Reference

Genesis 48:1-49:33
No.25- Survival Through Diversity

In my experience, one of the hardest things for a church to develop is true diversity. Many churches talk about it, celebrate it, even put it on their websites—but let’s be honest: we feel safer when everyone looks like us, sounds like us, and shares our background. Diversity is risky. It’s uncomfortable. It’s messy. And deep down, we know it. We would never say out loud that we want our church to be white, middle to upper middle class, with similar experiences. We may not even consciously realize we resist diversity. But our staffing budgets, our programs, our habits, and our behavior often tell a different story. We will tolerate diversity—only if the costs are controlled, the risks are minimized, and we only experience the benefits. That’s because the American church has allowed the Gospel to become narcissistic.

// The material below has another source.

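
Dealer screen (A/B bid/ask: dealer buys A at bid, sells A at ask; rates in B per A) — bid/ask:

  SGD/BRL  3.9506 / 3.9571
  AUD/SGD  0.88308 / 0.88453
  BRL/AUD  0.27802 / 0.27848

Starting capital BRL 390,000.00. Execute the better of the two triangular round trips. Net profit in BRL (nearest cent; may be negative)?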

We’ve stopped treating it as a worldview—a lens through which we interpret history, culture, and even our own stories. Instead, we’ve shrunk it down to something that exists primarily for our comfort, our preferences, our spiritual experience. But survival in Egypt is so much bigger than our own experience. This week we learn how Jacob finally saw past his own family—past his own tribe, his own comfort, his own limited perspective—to the real promise God made to Abraham and Isaac: that their family would become a blessing to all nations. Not just people who looked like them. Not just people who lived like them. Not just people who made them comfortable. God’s vision has always been global, multi ethnic, multi cultural, beautifully diverse. And if we’re going to survive in Egypt—and influence Egypt—we must learn to see what Jacob finally saw: God’s mission is bigger than us, and His blessing is meant for the whole world.